For those not keen on REITs, the capital markets still has more on offer for developers. It provides a number of ways for raising funds. The most common option is bonds. 

Most institutions are familiar with this mode of sourcing for funds. Centum is among entities that have floated bonds in the market.  In 2012, it floated a Sh3.2 billion bond with a five year tenure. Most of the proceeds from the bonds will go to real estate.

Mortgage lenders like Shelter Afrique are other financing options that developers can opt for as an alternative to credit from the bank. The Pan African institution enjoys a shareholding from 40 African governments.

Shelter Afrique finances both private and public institutions undertaking housing and related infrastructure projects. Serene Property limited is among its beneficiary.

Serene were given Sh200 million for the Sigona Valley Project - a multi-million investment on Waiyaki Way, 20km from the Nairobi City Centre.

Shelter Afrique raises its fund from the capital markets too. Last month, it revealed plans to raise the first tranche of a Sh8 billion bond.

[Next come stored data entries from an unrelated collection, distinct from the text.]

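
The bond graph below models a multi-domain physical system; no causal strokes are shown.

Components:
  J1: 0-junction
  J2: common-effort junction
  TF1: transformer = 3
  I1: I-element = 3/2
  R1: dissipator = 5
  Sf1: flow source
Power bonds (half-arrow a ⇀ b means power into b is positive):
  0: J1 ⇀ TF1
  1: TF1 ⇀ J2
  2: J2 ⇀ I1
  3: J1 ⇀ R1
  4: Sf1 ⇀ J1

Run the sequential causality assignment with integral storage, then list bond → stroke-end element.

#0 stroke→TF1
#1 stroke→J2
#2 stroke→I1
#3 stroke→J1
#4 stroke→Sf1

b4 →Sf1  (Sf1: flow source, stroke at near end)
b2 →I1  (I1: I, integral causality)
b1 →J2  (only one effort-in slot at J2)
b0 →TF1  (through TF1, causality passes straight; one stroke at TF1)
b3 →J1  (J1: last free bond brings effort in)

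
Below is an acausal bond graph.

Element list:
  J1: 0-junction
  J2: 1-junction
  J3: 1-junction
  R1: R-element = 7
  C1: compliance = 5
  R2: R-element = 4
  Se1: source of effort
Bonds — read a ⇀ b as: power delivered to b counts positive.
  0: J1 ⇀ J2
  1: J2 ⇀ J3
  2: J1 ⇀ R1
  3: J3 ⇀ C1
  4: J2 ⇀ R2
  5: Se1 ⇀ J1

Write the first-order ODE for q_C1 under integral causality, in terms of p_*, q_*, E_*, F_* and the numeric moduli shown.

dq_C1/dt = E_Se1/4 - q_C1/20

#5 stroke→J1  (Se1 fixes effort; stroke away)
#0 stroke→J2  (0-jn J1 has e-setter on 5)
#2 stroke→R1  (J1: bond 5 brought effort, rest push out)
#3 stroke→J3  (C1 outputs effort q/C1)
#1 stroke→J2  (closing 1-jn rule on J3)
#4 stroke→R2  (closing 1-jn rule on J2)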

The final alternative which developers can consider is investment groups. The idea of bringing people with similar goals together and pooling resources has proved to be a workable effort. Most successful investment groups started this way.

Investment group

The Fountain Enterprise Programme (FEP), a multi-million investment group is an example of sourcing for funds through group effort. Though it was difficult for the group to convince the public to join in, people slowly bought the idea and agreed to make contributions towards the vision.

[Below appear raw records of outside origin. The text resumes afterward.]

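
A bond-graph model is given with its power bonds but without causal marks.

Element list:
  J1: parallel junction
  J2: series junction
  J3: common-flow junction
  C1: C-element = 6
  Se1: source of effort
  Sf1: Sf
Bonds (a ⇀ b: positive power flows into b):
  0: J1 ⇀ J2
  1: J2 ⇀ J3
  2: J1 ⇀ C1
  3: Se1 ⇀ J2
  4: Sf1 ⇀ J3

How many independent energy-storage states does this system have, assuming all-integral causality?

1  (C1 all integral)

β3 stroke→J2  (Se1: effort source, stroke at far end)
β4 stroke→Sf1  (Sf1 fixes flow; stroke at Sf1)
β1 stroke→J3  (J3: bond 4 brought flow, rest push out)
β0 stroke→J2  (J2: bond 1 brought flow, rest push out)
β2 stroke→J1  (J1 needs exactly one e-in)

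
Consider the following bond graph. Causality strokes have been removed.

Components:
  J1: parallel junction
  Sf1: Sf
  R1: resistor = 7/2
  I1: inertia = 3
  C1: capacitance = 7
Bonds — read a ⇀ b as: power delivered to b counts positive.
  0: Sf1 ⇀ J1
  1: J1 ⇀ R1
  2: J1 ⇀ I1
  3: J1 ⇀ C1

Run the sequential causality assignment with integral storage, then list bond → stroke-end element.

β0 stroke→Sf1
β1 stroke→R1
β2 stroke→I1
β3 stroke→J1

β0 stroke→Sf1  (Sf1: flow source, stroke at near end)
β2 stroke→I1  (I1 outputs flow p/I1)
β3 stroke→J1  (C1 outputs effort q/C1)
β1 stroke→R1  (J1 effort already set via bond 3)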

In January this year, FEP investments stood at Sh1.6 billion from a zero capital base in 2007. New members joining part with Sh300,000 for a share of the pie.

The group is projecting a total investment of Sh100 billion in the next five years. It has over 3,000 investors. The foundation has interest in education, media, real estate, hospitality and banking among other investments.

FEP is currently selling Kisima gardens and Kisima Park in Lukenya and Mill Gardens on Kiambu-Kamiti road.